Arphic Technology Co., Ltd.
- Native name: 文鼎科技開發股份有限公司
- Romanized name: Wéndǐng Kējì Kāifā Gǔfèn Yǒuxiàn Gōngsī
- Type: Type foundry
- Founded: May 1990; 36 years ago
- Headquarters: New Taipei, Taiwan
- Total assets: NT$90 million
- Number of employees: 70
- Parent: Morisawa Inc. [ja]
- Website: www.arphic.com.tw

= Arphic Technology =

Arphic Technology Co., Ltd. (文鼎科技開發股份有限公司), or Arphic Technology (文鼎科技), is a type foundry based in New Taipei, Taiwan founded in May 1990.

==Fonts==

===Arphic PL Fonts===

Arphic Technology is the creator of the Arphic PL Fonts (where "PL" means "public license(d)", or in Chinese: 文鼎公眾授權字型 or 文鼎自由字型). The fonts include AR PL KaitiM Big5 (文鼎 PL 中楷), AR PL Mingti2L Big5 (文鼎 PL 細上海宋), AR PL SungtiL GB (文鼎 PL 簡報宋) and AR PL KaitiM GB (文鼎 PL 簡中楷), which were released in 1999 under the Arphic Public License.

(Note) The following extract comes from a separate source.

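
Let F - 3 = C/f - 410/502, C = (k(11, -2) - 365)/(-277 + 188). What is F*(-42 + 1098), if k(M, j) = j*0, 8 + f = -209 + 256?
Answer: 701790496/290407 ≈ 2416.6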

They are used by Debian-derived Linux distributions (such as Ubuntu), as well as by most LaTeX distributions, as part of their default CJK fonts.

In 2010, Arphic Technology released another two fonts, AR PL MingU20-L (文鼎 PL 明體) and AR PL BaoSong2GBK (文鼎 PL 報宋), which are available under a revised Arphic Public License that restricts distribution of the fonts to non-profit use only.

===Meiryo===
As a partner of C&G Inc., Arphic Technology was one of the designers of kanji in C&G's Meiryo font, intended for Japanese.

==Arphic Public License==

The "Arphic Public License" published by Arphic Technology in 1999 was recognized by Free Software Foundation as a copyleft, free software license and incompatible with the GNU General Public License. But as it is used almost only for fonts, the incompatibility does not cause a problem in that use.

The revised Arphic Public License published in 2010 doesn't allow commercial use, thus is non-free.